In these two examples, we are dealing with scatterplots for pairs of continuous variables, and unlike the line charts we have looked at, we do not have a data point for each frame of the video, so drawing the graphs requires us to interpolate between the points we do have. There are a variety of ways of interpolating, but I am only considering linear formulas here, because I want to keep the parts that are not directly relevant to animation simple. By linear interpolation, I mean that we have a position at time t and a position at time (t+1) and between these we want to have m frames, so we divide the distance from t to (t+1) in the x and y directions by m and move the dots in the graph by that amount for each frame.

In the first example, we only have a start point and end point, so the entire video is interpolation. You can download the artificial dataset here. There are variables x0 and y0 which contain the starting co-ordinates, and x1 and y1 which contain the stopping co-ordinates.

## Interpolation between succesive measurements in time series

This next example is only slightly more complicated by having 62 time points at which measurements are taken, while we want to produce an animated graph with hundreds of frames.
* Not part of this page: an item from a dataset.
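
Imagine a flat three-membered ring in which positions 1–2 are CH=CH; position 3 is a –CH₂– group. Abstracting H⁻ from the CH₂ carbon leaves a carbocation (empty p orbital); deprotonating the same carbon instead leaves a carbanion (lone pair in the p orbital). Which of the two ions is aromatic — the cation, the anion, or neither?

The cation

Once that carbon is sp², every ring atom has a p orbital and both ions are fully conjugated.
Cation: 1 × 2 + 0 = 2 π electrons → 4(0)+2, aromatic.
Anion: 1 × 2 + 2 = 4 π electrons → 4(1), antiaromatic.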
So, we will have to interpolate in each interval between time points. In theory, using the linear interpolation could make the motion appear jerky, but most of the time the viewer's brain works wonders in interpreting what it sees, and more complex smooth interpolation would probably only be necessary in really bad cases where the speed and direction of movement change suddenly throughout the video.

The real challenge in this example is dealing with additional variables: we want to draw a scatterplot of GDP (on a log scale) against life expectancy, and include continent as a colour and population as the size of the markers - this is called a bubble plot. In fact, this is the "200 Countries, 200 Years" animation. In R, the plotting of bubble plots is very straightforward because you can supply numbers from the continent and population variables to control colour and size (col and cex parameters respectively) directly. In Stata, you have to be a bit more cunning, and specify a collection of superimposed scatterplots, one for each colour. However, this introduces a problem in that the usual way of controlling marker size (by weights) is relative within each plot, and the proportionality does not hold across the entire graph (there has been more of a discussion about this on StataList). The best way I have of getting round this - and it is interesting because it is a useful fall-back if you cannot easily draw a smooth gradation of any attribute in your graph - is to categorise your populations into 6 or so groups and make 4x6=24 superimposed scatterplots, fixing the marker size and colour within each. It is not graphically ideal, and it is slow, but it conveys the message just as clearly.

You can download the data from Gapminder but I have cut out any pre-1950 measurements and simplified the files here for GDP, population and life expectancy. You can download the Stata do-file here and the R code here. The example shown on YouTube is from R, but the Stata one looks very similar.